The DHS includes not only Immigration and Customs Enforcement, which has deported more than two million undocumented workers under Obama, but also the Transportation Security Administration, the Secret Service, the Coast Guard, and a raft of other repressive agencies.
For all the racist and anti-immigrant demagogy of the Republican Tea Party elements, the party leadership is well aware that corporate America largely supports Obama’s immigration actions, which are aimed not at helping the undocumented, but at stabilizing the supply of labor for US agribusiness, construction and other sectors dependent on super-exploited low-wage labor.
In an interview with CNN, incoming Senate Majority Leader Mitch McConnell spoke effusively of the prospects of bipartisan collaboration in Washington. He said, “[W]hen the American people elect a divided government, they’re not saying they don’t want anything done. What they are saying is they want things done in the political center, things that both sides can agree on.”

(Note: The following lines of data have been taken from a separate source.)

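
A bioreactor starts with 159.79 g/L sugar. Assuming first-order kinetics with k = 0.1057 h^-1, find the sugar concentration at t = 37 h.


S = S0 * exp(-k * t)
S = 159.79 * exp(-0.1057 * 37)
S = 3.1994 g/L

3.1994 g/L


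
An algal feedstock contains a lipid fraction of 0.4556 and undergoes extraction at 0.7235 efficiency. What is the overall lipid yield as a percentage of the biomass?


Y = lipid_content * extraction_eff * 100
= 0.4556 * 0.7235 * 100
= 32.9627%

32.9627%


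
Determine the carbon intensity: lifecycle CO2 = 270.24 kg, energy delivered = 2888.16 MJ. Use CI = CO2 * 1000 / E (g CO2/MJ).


CI = CO2 * 1000 / E
= 270.24 * 1000 / 2888.16
= 93.5682 g CO2/MJ

93.5682 g CO2/MJ


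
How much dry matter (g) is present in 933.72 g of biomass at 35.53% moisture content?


Wd = Ww * (1 - MC/100)
= 933.72 * (1 - 35.53/100)
= 601.9693 g

601.9693 g


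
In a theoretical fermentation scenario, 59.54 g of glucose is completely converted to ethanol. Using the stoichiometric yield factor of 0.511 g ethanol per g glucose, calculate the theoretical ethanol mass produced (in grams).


Theoretical ethanol yield: m_EtOH = 0.511 * m_glucose
m_EtOH = 0.511 * 59.54 = 30.4249 g

30.4249 g


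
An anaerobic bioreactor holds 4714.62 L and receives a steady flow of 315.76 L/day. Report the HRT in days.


HRT = V / Q
= 4714.62 / 315.76
= 14.9310 days

14.9310 days


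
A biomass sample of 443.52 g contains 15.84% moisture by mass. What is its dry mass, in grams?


Wd = Ww * (1 - MC/100)
= 443.52 * (1 - 15.84/100)
= 373.2664 g

373.2664 g


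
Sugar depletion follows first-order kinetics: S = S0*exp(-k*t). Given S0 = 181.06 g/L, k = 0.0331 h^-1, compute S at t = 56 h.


S = S0 * exp(-k * t)
S = 181.06 * exp(-0.0331 * 56)
S = 28.3671 g/L

28.3671 g/L


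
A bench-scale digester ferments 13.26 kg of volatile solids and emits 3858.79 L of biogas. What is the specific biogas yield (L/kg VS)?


Y = V / VS
= 3858.79 / 13.26
= 291.0098 L/kg VS

291.0098 L/kg VS


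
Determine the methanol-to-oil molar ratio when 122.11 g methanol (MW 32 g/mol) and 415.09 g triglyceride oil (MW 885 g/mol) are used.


Molar ratio = n_MeOH / n_oil = (MeOH/32) / (oil/885) = (MeOH * 885) / (32 * oil)
= (122.11 * 885) / (32 * 415.09)
= 8.1358

8.1358


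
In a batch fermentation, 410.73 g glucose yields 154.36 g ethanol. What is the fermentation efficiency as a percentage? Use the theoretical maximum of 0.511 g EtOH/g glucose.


Fermentation efficiency = (actual / (0.511 * glucose)) * 100
= (154.36 / (0.511 * 410.73)) * 100
= 73.5457%

73.5457%


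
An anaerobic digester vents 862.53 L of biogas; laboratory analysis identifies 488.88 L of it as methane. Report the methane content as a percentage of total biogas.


CH4% = V_CH4 / V_total * 100
= 488.88 / 862.53 * 100
= 56.6798%

56.6798%


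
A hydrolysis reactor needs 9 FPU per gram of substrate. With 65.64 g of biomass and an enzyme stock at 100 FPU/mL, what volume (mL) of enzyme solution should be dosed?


V = dosage * m_sub / activity
V = 9 * 65.64 / 100
V = 5.9076 mL

5.9076 mL


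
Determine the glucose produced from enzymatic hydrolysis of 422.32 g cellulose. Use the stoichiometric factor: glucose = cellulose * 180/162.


glucose = cellulose * 180/162
= 422.32 * 180/162
= 469.2444 g

469.2444 g


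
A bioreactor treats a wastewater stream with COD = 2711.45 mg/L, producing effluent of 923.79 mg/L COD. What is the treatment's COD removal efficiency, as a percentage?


eta = (COD_in - COD_out) / COD_in * 100
= (2711.45 - 923.79) / 2711.45 * 100
= 65.9300%

65.9300%


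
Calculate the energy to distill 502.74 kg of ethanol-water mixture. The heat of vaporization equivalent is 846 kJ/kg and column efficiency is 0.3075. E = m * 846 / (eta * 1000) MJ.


E = m * 846 / (eta * 1000)
= 502.74 * 846 / (0.3075 * 1000)
= 1383.1481 MJ

1383.1481 MJ


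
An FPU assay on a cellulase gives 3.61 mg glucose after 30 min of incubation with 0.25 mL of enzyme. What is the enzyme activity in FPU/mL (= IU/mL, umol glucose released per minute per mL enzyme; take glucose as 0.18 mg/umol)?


Activity = glucose_mg / (0.18 mg/umol * V_mL * t_min)
= 3.61 / (0.18 * 0.25 * 30)
= 2.6741 FPU/mL

2.6741 FPU/mL


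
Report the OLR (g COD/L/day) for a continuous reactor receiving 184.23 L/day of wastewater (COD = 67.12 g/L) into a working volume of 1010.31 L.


OLR = Q * S / V
= 184.23 * 67.12 / 1010.31
= 12.2393 g/L/day

12.2393 g/L/day


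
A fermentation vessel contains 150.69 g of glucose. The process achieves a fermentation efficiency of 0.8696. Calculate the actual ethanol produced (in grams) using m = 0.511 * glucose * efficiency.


Actual ethanol: m = 0.511 * 150.69 * 0.8696
m = 66.9615 g

66.9615 g


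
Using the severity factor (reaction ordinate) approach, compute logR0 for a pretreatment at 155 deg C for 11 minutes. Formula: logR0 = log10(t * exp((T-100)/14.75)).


logR0 = log10(t * exp((T - 100) / 14.75))
= log10(11 * exp((155 - 100) / 14.75))
= 2.6608

2.6608


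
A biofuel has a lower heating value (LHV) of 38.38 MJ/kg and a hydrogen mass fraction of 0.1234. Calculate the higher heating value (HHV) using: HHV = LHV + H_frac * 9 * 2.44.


HHV = LHV + H_frac * 9 * 2.44
= 38.38 + 0.1234 * 9 * 2.44
= 41.0899 MJ/kg

41.0899 MJ/kg


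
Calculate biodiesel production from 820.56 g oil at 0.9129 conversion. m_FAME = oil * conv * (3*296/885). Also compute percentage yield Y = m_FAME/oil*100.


m_FAME = oil * conv * (3 * 296 / 885) = oil * conv * (888/885)
= 820.56 * 0.9129 * 888 / 885
= 751.6285 g
Y = m_FAME / oil * 100 = conv * (888/885) * 100
= 0.9129 * 888 / 885 * 100
= 91.60%

751.6285 g FAME; Y = 91.60%


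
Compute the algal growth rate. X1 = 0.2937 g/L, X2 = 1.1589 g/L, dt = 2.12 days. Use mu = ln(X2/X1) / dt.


mu = ln(X2/X1) / dt
= ln(1.1589/0.2937) / 2.12
= 0.6475 per day

0.6475 per day


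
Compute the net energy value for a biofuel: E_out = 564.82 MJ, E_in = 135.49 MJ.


NEV = E_out - E_in
= 564.82 - 135.49
= 429.3300 MJ

429.3300 MJ


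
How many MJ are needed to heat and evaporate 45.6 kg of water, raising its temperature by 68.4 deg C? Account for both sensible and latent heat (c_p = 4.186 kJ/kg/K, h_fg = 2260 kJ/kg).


E = m_water * (4.186 * dT + 2260) / 1000
= 45.6 * (4.186 * 68.4 + 2260) / 1000
= 116.1123 MJ

116.1123 MJ


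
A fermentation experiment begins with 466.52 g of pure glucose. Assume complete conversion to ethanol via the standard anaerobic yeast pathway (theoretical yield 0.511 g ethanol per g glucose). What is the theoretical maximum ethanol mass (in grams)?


Theoretical ethanol yield: m_EtOH = 0.511 * m_glucose
m_EtOH = 0.511 * 466.52 = 238.3917 g

238.3917 g


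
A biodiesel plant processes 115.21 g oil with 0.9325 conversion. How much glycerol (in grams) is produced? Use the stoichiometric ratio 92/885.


glycerol = oil * conv * (92/885)
= 115.21 * 0.9325 * 92 / 885
= 11.1682 g

11.1682 g


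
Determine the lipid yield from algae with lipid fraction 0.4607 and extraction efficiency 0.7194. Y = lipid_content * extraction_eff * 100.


Y = lipid_content * extraction_eff * 100
= 0.4607 * 0.7194 * 100
= 33.1428%

33.1428%


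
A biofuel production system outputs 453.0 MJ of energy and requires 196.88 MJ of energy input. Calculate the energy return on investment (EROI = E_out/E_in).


EROI = E_out / E_in
= 453.0 / 196.88
= 2.3009

2.3009


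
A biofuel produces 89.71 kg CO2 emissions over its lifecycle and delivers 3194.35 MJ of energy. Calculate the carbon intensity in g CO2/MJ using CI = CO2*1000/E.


CI = CO2 * 1000 / E
= 89.71 * 1000 / 3194.35
= 28.0840 g CO2/MJ

28.0840 g CO2/MJ


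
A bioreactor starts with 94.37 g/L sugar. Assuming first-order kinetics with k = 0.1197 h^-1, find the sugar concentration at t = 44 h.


S = S0 * exp(-k * t)
S = 94.37 * exp(-0.1197 * 44)
S = 0.4870 g/L

0.4870 g/L


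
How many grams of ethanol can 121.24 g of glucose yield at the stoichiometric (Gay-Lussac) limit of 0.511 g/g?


Theoretical ethanol yield: m_EtOH = 0.511 * m_glucose
m_EtOH = 0.511 * 121.24 = 61.9536 g

61.9536 g


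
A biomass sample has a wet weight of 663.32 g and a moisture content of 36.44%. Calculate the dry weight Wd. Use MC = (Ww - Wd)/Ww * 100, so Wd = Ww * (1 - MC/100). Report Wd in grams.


Wd = Ww * (1 - MC/100)
= 663.32 * (1 - 36.44/100)
= 421.6062 g

421.6062 g


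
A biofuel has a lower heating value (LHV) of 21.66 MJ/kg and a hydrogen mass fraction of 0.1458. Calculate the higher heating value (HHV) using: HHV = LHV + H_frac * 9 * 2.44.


HHV = LHV + H_frac * 9 * 2.44
= 21.66 + 0.1458 * 9 * 2.44
= 24.8618 MJ/kg

24.8618 MJ/kg


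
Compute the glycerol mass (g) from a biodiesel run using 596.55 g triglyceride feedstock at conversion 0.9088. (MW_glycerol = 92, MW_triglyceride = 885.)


glycerol = oil * conv * (92/885)
= 596.55 * 0.9088 * 92 / 885
= 56.3585 g

56.3585 g


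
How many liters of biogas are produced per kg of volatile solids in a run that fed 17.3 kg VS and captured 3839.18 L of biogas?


Y = V / VS
= 3839.18 / 17.3
= 221.9179 L/kg VS

221.9179 L/kg VS


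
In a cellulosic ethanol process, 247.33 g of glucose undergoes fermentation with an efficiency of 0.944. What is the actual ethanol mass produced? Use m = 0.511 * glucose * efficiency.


Actual ethanol: m = 0.511 * 247.33 * 0.944
m = 119.3080 g

119.3080 g


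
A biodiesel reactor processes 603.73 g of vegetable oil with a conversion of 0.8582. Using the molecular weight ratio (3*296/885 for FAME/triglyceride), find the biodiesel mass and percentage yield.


m_FAME = oil * conv * (3 * 296 / 885) = oil * conv * (888/885)
= 603.73 * 0.8582 * 888 / 885
= 519.8774 g
Y = m_FAME / oil * 100 = conv * (888/885) * 100
= 0.8582 * 888 / 885 * 100
= 86.11%

519.8774 g FAME; Y = 86.11%


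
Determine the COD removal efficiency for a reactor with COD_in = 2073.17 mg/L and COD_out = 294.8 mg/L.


eta = (COD_in - COD_out) / COD_in * 100
= (2073.17 - 294.8) / 2073.17 * 100
= 85.7802%

85.7802%


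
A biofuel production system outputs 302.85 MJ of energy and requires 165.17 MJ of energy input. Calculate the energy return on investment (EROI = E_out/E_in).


EROI = E_out / E_in
= 302.85 / 165.17
= 1.8336

1.8336


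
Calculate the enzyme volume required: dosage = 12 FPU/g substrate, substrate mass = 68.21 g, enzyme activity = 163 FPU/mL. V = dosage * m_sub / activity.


V = dosage * m_sub / activity
V = 12 * 68.21 / 163
V = 5.0216 mL

5.0216 mL


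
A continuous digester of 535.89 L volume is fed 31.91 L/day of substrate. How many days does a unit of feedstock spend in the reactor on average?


HRT = V / Q
= 535.89 / 31.91
= 16.7938 days

16.7938 days


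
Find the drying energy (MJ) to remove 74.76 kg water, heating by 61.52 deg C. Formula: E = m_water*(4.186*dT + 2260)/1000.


E = m_water * (4.186 * dT + 2260) / 1000
= 74.76 * (4.186 * 61.52 + 2260) / 1000
= 188.2100 MJ

188.2100 MJ


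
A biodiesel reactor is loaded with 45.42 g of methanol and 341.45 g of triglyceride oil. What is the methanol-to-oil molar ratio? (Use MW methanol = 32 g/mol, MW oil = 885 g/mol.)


Molar ratio = n_MeOH / n_oil = (MeOH/32) / (oil/885) = (MeOH * 885) / (32 * oil)
= (45.42 * 885) / (32 * 341.45)
= 3.6789

3.6789


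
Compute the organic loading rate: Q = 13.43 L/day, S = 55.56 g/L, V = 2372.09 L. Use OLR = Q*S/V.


OLR = Q * S / V
= 13.43 * 55.56 / 2372.09
= 0.3146 g/L/day

0.3146 g/L/day


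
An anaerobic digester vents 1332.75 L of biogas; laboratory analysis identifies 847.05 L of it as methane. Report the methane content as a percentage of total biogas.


CH4% = V_CH4 / V_total * 100
= 847.05 / 1332.75 * 100
= 63.5566%

63.5566%


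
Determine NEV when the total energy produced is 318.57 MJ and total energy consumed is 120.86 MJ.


NEV = E_out - E_in
= 318.57 - 120.86
= 197.7100 MJ

197.7100 MJ


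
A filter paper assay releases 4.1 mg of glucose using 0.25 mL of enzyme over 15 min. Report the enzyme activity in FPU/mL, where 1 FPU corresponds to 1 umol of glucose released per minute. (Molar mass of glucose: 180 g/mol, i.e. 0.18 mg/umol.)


Activity = glucose_mg / (0.18 mg/umol * V_mL * t_min)
= 4.1 / (0.18 * 0.25 * 15)
= 6.0741 FPU/mL

6.0741 FPU/mL


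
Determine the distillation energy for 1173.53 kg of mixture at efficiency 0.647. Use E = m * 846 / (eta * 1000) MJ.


E = m * 846 / (eta * 1000)
= 1173.53 * 846 / (0.647 * 1000)
= 1534.4766 MJ

1534.4766 MJ


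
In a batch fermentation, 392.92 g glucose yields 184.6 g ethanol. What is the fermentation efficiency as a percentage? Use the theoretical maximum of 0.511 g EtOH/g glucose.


Fermentation efficiency = (actual / (0.511 * glucose)) * 100
= (184.6 / (0.511 * 392.92)) * 100
= 91.9405%

91.9405%


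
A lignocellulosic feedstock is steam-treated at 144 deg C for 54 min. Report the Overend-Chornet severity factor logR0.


logR0 = log10(t * exp((T - 100) / 14.75))
= log10(54 * exp((144 - 100) / 14.75))
= 3.0279

3.0279


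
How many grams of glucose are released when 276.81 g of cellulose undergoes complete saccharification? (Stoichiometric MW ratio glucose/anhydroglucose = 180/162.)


glucose = cellulose * 180/162
= 276.81 * 180/162
= 307.5667 g

307.5667 g


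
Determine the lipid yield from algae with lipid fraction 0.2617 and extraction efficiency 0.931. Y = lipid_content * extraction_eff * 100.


Y = lipid_content * extraction_eff * 100
= 0.2617 * 0.931 * 100
= 24.3643%

24.3643%


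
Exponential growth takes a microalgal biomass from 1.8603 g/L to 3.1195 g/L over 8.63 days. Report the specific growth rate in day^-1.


mu = ln(X2/X1) / dt
= ln(3.1195/1.8603) / 8.63
= 0.0599 per day

0.0599 per day


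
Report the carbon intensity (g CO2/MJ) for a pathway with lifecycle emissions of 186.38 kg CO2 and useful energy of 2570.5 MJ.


CI = CO2 * 1000 / E
= 186.38 * 1000 / 2570.5
= 72.5073 g CO2/MJ

72.5073 g CO2/MJ


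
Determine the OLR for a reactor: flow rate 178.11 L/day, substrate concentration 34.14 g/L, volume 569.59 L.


OLR = Q * S / V
= 178.11 * 34.14 / 569.59
= 10.6755 g/L/day

10.6755 g/L/day


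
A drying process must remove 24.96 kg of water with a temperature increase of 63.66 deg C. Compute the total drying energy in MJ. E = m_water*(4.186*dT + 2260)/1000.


E = m_water * (4.186 * dT + 2260) / 1000
= 24.96 * (4.186 * 63.66 + 2260) / 1000
= 63.0610 MJ

63.0610 MJ


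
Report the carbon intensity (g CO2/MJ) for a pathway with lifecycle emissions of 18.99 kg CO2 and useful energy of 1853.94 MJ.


CI = CO2 * 1000 / E
= 18.99 * 1000 / 1853.94
= 10.2430 g CO2/MJ

10.2430 g CO2/MJ


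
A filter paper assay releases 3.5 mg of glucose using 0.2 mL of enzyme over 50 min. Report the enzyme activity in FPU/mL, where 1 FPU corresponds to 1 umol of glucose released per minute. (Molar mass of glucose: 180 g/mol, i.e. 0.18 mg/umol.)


Activity = glucose_mg / (0.18 mg/umol * V_mL * t_min)
= 3.5 / (0.18 * 0.2 * 50)
= 1.9444 FPU/mL

1.9444 FPU/mL


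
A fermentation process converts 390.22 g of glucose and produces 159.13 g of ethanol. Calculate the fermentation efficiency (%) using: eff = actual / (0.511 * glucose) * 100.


Fermentation efficiency = (actual / (0.511 * glucose)) * 100
= (159.13 / (0.511 * 390.22)) * 100
= 79.8034%

79.8034%


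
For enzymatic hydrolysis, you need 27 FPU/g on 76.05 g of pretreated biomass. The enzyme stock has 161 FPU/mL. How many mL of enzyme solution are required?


V = dosage * m_sub / activity
V = 27 * 76.05 / 161
V = 12.7537 mL

12.7537 mL


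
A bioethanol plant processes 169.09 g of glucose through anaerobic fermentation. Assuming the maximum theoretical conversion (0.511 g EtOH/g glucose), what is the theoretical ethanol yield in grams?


Theoretical ethanol yield: m_EtOH = 0.511 * m_glucose
m_EtOH = 0.511 * 169.09 = 86.4050 g

86.4050 g


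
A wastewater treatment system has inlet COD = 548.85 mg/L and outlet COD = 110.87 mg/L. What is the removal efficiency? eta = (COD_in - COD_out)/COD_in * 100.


eta = (COD_in - COD_out) / COD_in * 100
= (548.85 - 110.87) / 548.85 * 100
= 79.7996%

79.7996%


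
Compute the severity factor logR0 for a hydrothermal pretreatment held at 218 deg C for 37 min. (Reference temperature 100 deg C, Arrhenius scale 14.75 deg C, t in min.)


logR0 = log10(t * exp((T - 100) / 14.75))
= log10(37 * exp((218 - 100) / 14.75))
= 5.0426

5.0426


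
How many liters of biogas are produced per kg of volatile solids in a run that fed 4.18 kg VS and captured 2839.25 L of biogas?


Y = V / VS
= 2839.25 / 4.18
= 679.2464 L/kg VS

679.2464 L/kg VS


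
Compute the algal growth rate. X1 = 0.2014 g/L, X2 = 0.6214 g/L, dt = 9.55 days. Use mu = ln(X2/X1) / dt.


mu = ln(X2/X1) / dt
= ln(0.6214/0.2014) / 9.55
= 0.1180 per day

0.1180 per day


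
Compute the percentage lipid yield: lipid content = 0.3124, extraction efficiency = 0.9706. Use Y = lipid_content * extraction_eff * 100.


Y = lipid_content * extraction_eff * 100
= 0.3124 * 0.9706 * 100
= 30.3215%

30.3215%


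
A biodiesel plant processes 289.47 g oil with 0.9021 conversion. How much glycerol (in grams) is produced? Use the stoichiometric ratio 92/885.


glycerol = oil * conv * (92/885)
= 289.47 * 0.9021 * 92 / 885
= 27.1458 g

27.1458 g


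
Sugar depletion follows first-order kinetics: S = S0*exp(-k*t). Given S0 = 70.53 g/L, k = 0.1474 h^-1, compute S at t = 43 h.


S = S0 * exp(-k * t)
S = 70.53 * exp(-0.1474 * 43)
S = 0.1247 g/L

0.1247 g/L


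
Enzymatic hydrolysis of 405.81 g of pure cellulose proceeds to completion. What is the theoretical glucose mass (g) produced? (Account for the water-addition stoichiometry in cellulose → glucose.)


glucose = cellulose * 180/162
= 405.81 * 180/162
= 450.9000 g

450.9000 g


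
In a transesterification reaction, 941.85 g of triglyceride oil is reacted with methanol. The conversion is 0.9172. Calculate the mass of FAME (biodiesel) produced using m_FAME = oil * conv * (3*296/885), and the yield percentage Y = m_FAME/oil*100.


m_FAME = oil * conv * (3 * 296 / 885) = oil * conv * (888/885)
= 941.85 * 0.9172 * 888 / 885
= 866.7932 g
Y = m_FAME / oil * 100 = conv * (888/885) * 100
= 0.9172 * 888 / 885 * 100
= 92.03%

866.7932 g FAME; Y = 92.03%


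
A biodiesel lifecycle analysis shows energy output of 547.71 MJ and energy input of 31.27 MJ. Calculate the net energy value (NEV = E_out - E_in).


NEV = E_out - E_in
= 547.71 - 31.27
= 516.4400 MJ

516.4400 MJ


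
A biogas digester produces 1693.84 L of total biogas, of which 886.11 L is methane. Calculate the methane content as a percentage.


CH4% = V_CH4 / V_total * 100
= 886.11 / 1693.84 * 100
= 52.3137%

52.3137%


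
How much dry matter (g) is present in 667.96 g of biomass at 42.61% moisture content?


Wd = Ww * (1 - MC/100)
= 667.96 * (1 - 42.61/100)
= 383.3422 g

383.3422 g


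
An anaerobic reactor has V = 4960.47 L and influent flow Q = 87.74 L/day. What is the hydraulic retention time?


HRT = V / Q
= 4960.47 / 87.74
= 56.5360 days

56.5360 days


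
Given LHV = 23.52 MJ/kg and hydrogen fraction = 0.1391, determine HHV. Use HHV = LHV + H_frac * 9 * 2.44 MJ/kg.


HHV = LHV + H_frac * 9 * 2.44
= 23.52 + 0.1391 * 9 * 2.44
= 26.5746 MJ/kg

26.5746 MJ/kg


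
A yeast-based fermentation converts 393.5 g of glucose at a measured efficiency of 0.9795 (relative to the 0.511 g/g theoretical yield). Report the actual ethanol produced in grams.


Actual ethanol: m = 0.511 * 393.5 * 0.9795
m = 196.9564 g

196.9564 g


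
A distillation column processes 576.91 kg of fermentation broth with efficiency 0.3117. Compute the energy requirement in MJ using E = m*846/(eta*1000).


E = m * 846 / (eta * 1000)
= 576.91 * 846 / (0.3117 * 1000)
= 1565.8192 MJ

1565.8192 MJ


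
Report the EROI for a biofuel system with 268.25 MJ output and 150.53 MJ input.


EROI = E_out / E_in
= 268.25 / 150.53
= 1.7820

1.7820


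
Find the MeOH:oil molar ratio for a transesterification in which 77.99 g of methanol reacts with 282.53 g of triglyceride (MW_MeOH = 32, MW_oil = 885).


Molar ratio = n_MeOH / n_oil = (MeOH/32) / (oil/885) = (MeOH * 885) / (32 * oil)
= (77.99 * 885) / (32 * 282.53)
= 7.6343

7.6343


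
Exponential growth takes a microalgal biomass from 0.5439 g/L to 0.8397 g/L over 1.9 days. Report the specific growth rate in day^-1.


mu = ln(X2/X1) / dt
= ln(0.8397/0.5439) / 1.9
= 0.2286 per day

0.2286 per day


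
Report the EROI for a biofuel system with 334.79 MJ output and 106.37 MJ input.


EROI = E_out / E_in
= 334.79 / 106.37
= 3.1474

3.1474


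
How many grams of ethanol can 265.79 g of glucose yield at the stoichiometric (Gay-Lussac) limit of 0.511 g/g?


Theoretical ethanol yield: m_EtOH = 0.511 * m_glucose
m_EtOH = 0.511 * 265.79 = 135.8187 g

135.8187 g


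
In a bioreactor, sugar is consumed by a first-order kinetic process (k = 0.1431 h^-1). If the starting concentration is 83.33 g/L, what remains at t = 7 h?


S = S0 * exp(-k * t)
S = 83.33 * exp(-0.1431 * 7)
S = 30.6033 g/L

30.6033 g/L


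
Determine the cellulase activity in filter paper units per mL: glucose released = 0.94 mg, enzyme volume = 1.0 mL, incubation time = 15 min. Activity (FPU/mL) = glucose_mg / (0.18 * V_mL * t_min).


Activity = glucose_mg / (0.18 mg/umol * V_mL * t_min)
= 0.94 / (0.18 * 1.0 * 15)
= 0.3481 FPU/mL

0.3481 FPU/mL


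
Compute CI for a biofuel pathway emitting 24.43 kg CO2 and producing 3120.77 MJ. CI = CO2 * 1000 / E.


CI = CO2 * 1000 / E
= 24.43 * 1000 / 3120.77
= 7.8282 g CO2/MJ

7.8282 g CO2/MJ


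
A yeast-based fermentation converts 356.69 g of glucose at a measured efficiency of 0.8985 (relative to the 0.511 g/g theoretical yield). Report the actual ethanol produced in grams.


Actual ethanol: m = 0.511 * 356.69 * 0.8985
m = 163.7683 g

163.7683 g


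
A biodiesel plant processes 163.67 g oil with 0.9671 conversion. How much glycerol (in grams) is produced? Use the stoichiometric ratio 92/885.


glycerol = oil * conv * (92/885)
= 163.67 * 0.9671 * 92 / 885
= 16.4545 g

16.4545 g


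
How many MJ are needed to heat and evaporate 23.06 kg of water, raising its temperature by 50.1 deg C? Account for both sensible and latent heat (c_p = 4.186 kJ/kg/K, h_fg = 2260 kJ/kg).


E = m_water * (4.186 * dT + 2260) / 1000
= 23.06 * (4.186 * 50.1 + 2260) / 1000
= 56.9517 MJ

56.9517 MJ


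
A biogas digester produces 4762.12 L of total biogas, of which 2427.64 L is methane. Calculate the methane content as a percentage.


CH4% = V_CH4 / V_total * 100
= 2427.64 / 4762.12 * 100
= 50.9781%

50.9781%


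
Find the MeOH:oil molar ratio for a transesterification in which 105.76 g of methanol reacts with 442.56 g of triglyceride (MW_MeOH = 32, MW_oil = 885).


Molar ratio = n_MeOH / n_oil = (MeOH/32) / (oil/885) = (MeOH * 885) / (32 * oil)
= (105.76 * 885) / (32 * 442.56)
= 6.6091

6.6091


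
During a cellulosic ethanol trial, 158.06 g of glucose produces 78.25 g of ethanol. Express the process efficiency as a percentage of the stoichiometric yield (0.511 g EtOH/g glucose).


Fermentation efficiency = (actual / (0.511 * glucose)) * 100
= (78.25 / (0.511 * 158.06)) * 100
= 96.8816%

96.8816%


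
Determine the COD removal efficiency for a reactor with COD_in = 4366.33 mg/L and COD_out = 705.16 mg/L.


eta = (COD_in - COD_out) / COD_in * 100
= (4366.33 - 705.16) / 4366.33 * 100
= 83.8501%

83.8501%


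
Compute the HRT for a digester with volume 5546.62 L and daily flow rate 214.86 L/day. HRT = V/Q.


HRT = V / Q
= 5546.62 / 214.86
= 25.8150 days

25.8150 days


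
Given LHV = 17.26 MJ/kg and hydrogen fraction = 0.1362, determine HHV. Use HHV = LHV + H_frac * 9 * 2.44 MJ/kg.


HHV = LHV + H_frac * 9 * 2.44
= 17.26 + 0.1362 * 9 * 2.44
= 20.2510 MJ/kg

20.2510 MJ/kg


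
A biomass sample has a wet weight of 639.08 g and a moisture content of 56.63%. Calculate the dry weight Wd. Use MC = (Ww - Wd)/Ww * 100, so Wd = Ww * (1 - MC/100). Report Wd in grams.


Wd = Ww * (1 - MC/100)
= 639.08 * (1 - 56.63/100)
= 277.1690 g

277.1690 g


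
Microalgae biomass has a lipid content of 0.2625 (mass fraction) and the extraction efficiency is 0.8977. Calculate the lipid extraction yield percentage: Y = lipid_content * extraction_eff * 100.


Y = lipid_content * extraction_eff * 100
= 0.2625 * 0.8977 * 100
= 23.5646%

23.5646%


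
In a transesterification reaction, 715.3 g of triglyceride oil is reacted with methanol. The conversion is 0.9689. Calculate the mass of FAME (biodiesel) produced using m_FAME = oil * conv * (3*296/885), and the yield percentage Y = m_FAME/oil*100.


m_FAME = oil * conv * (3 * 296 / 885) = oil * conv * (888/885)
= 715.3 * 0.9689 * 888 / 885
= 695.4035 g
Y = m_FAME / oil * 100 = conv * (888/885) * 100
= 0.9689 * 888 / 885 * 100
= 97.22%

695.4035 g FAME; Y = 97.22%


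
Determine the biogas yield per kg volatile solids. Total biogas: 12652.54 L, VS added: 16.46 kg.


Y = V / VS
= 12652.54 / 16.46
= 768.6841 L/kg VS

768.6841 L/kg VS


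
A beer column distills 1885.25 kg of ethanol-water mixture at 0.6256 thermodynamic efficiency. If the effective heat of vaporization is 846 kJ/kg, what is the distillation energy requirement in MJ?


E = m * 846 / (eta * 1000)
= 1885.25 * 846 / (0.6256 * 1000)
= 2549.4270 MJ

2549.4270 MJ


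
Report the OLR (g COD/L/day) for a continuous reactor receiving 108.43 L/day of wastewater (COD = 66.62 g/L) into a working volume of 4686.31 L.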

Translated into plain language, “American people” means “financial bosses,” whose vast wealth manipulates the rigged two-party system. They “want things done in the political center”—in other words, in line with the consensus right-wing policies of the ruling elite. McConnell and House Speaker John Boehner will use the Tea Party zealots to push the Washington debate further to the right, but there will almost certainly be no government shutdowns or other actions that might destabilize the financial markets.
As for Obama and the Democrats, their real attitude to the incoming Republican majority was expressed most clearly in their muted response to the exposure of House Majority Whip Steve Scalise’s links to racist forces. Last week, a blogger uncovered the fact that the Louisiana Republican had spoken at a white supremacist meeting in suburban New Orleans in 2002, when he was a member of the state legislature.
Subsequent media investigations not only confirmed the appearance, but also brought to light comments by Scalise to the effect that he shared the politics of David Duke, but without the baggage of the former Ku Klux Klan leader. He was one of six state representatives in 2004 to vote against establishing Martin Luther King Day as a state holiday.
Republicans vociferously defended Scalise. Only one Democrat in Congress has called for him to step down from the leadership. The lone Democrat in the Louisiana congressional delegation, Cedric Richmond, an African American from New Orleans, declared his full support for Scalise, saying he was not going to let critics “use Steve as a scapegoat to score political points when I know him and know his family.”
There has not been a word from the Obama White House on the controversy, and no indication that it will put a crimp in his frequent pledges to work with the incoming congressional Republican leadership—in which Scalise is a major player.